The high standards of e-mail

Is e-mail held to a higher standard? Yes. And that's a good thing.

The other day, as usual, I grabbed the mail from the mailbox, walked to my recycling bin, and used my mind filter to separate the junk from the interesting, wanted mail. There were fliers from supermarket chains, bills, real estate agent postcards, credit card offers and an official notice from the county where I live.

This last piece had that unclear feel to it. It looked official, had all the right words and appeared to be from our county tax assessor. My gut instinct suggested it was a mortgage offer. But to make sure we weren't being reassessed, I opened the envelope.

Yes, you guessed it. It was indeed an offer from a mortgage lender to refinance our loan. Ironically, we had our loan with this lender until we refinanced a few years ago.

But this piece was out-and-out fraudulent and misleading in my eyes. Nowhere on the envelope did it identify the company name, and it clearly was trying to trick me into opening the envelope. It succeeded.

If this had been an e-mail, it likely would have violated one or more aspects of the CAN-SPAM Act, received a high spam complaint rate, been blocked or filtered by ISPs, triggered various user spam filters, landed the sender's IP address on various blacklists and permanently damaged this company's brand in the mind of many recipients.
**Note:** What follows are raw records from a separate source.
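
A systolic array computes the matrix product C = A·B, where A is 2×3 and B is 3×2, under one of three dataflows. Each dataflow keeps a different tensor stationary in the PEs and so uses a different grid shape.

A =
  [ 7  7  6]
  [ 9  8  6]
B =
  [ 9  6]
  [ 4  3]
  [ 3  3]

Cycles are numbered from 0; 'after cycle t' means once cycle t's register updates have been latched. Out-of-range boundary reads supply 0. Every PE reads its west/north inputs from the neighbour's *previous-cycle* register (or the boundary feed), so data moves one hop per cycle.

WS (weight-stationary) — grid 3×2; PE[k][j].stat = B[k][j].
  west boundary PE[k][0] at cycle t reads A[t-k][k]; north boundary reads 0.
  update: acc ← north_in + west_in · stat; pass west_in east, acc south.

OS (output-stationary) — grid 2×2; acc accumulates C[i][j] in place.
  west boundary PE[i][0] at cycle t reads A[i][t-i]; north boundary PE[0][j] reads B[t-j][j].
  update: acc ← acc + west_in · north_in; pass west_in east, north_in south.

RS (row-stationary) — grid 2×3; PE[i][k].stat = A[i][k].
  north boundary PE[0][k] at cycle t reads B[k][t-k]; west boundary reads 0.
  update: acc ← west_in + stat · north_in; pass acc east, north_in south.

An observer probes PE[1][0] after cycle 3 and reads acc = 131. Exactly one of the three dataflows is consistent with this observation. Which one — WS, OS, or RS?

— WS: 3×2; PE[1][0] trace:
  0: (1,0).acc=0  regs=<0,0>
  1: (1,0).acc=91  regs=<7,91>
  2: (1,0).acc=113  regs=<8,113>
  3: (1,0).acc=0  regs=<0,0>
— OS: 2×2; PE[1][0] trace:
  0: (1,0).acc=0  regs=<0,0>
  1: (1,0).acc=81  regs=<9,9>
  2: (1,0).acc=113  regs=<8,4>
  3: (1,0).acc=131  regs=<6,3>
— RS: 2×3; PE[1][0] trace:
  0: (1,0).acc=0  regs=<0,0>
  1: (1,0).acc=81  regs=<81,9>
  2: (1,0).acc=54  regs=<54,6>
  3: (1,0).acc=0  regs=<0,0>

dataflow = OS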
So back to my original question - is e-mail held to a higher standard? Yes it is, and I think that's a good thing. While the e-mail ecosystem of authentication, accreditation, reputation, filters, blacklists and spam complaints is far from perfect - it's helped us create a marketing channel that delivers tremendous ROI and, when done correctly, is highly valued and wanted by recipients. Marketers build more profitable relationships with customers, and recipients are more likely to act on messages they want and have invited.

On the other hand, consider fax marketing and telemarketing. Both were generally annoying to the consumer and usually unsolicited. Now one channel is dead and the other severely injured. While it's true that both were victims of changing technologies and consumer preferences, I believe what really hurt them was that they were not based on permission or respect to the recipient.

E-mail continues to thrive in spite of spam because of this higher standard. Embrace it, and take your e-mail marketing program to the next level.